The risks of biding time
It is unclear for how long such favorable circumstances might last. In June 2022, the U.S. and key allies including India, Japan, South Korea and the European Union established the Minerals Security Partnership to develop and secure critical mineral supply chains. In part as a response to increased CCP bellicosity, too, countries in the Indo-Pacific have begun to strengthen their military capabilities and coordination efforts.
For example, Japan has broken with decades of pacifism to assume a more assertive military posture. Its new national security and defense strategies call for an unprecedented defense buildup that includes a 60 percent defense budget increase by 2027. If realized, that would put Tokyo’s annual defense budget third in line after Beijing and Washington. Tokyo’s recently appointed defense minister is a pro-Taiwan politician. South Korea, too, has also recently emerged as a militarily capable ally.

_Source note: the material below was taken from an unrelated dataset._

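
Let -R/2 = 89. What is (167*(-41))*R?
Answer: 1218766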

In September, Vietnam upgraded its relationship with Washington to a “comprehensive strategic partnership” – the same designation it uses for its ties with China, Russia, India and South Korea. The classification bears notable economic implications and also opens the door to likely military cooperation. Australia, the U.S. and Indonesia are now cooperating militarily. The U.S. and the Philippines are again strengthening their military ties after a period of strained diplomacy. Manila and Washington have signed agreements that will lead to the largest American military presence in the Philippines in 30 years. All the while, India has become globally resurgent and Europe increasingly skeptical of China’s economic forays. Across the Taiwan Strait, too, the Democratic Progressive Party appears poised to secure a third consecutive electoral victory in January.
For President Xi and the CCP, these developments are unlikely to present a near-term risk. Yet President Xi might conclude that they could evolve in a manner that would render the CCP’s envisioned “new world order” more difficult to establish. Over time, China’s current relative advantages could erode, closing the window of opportunity.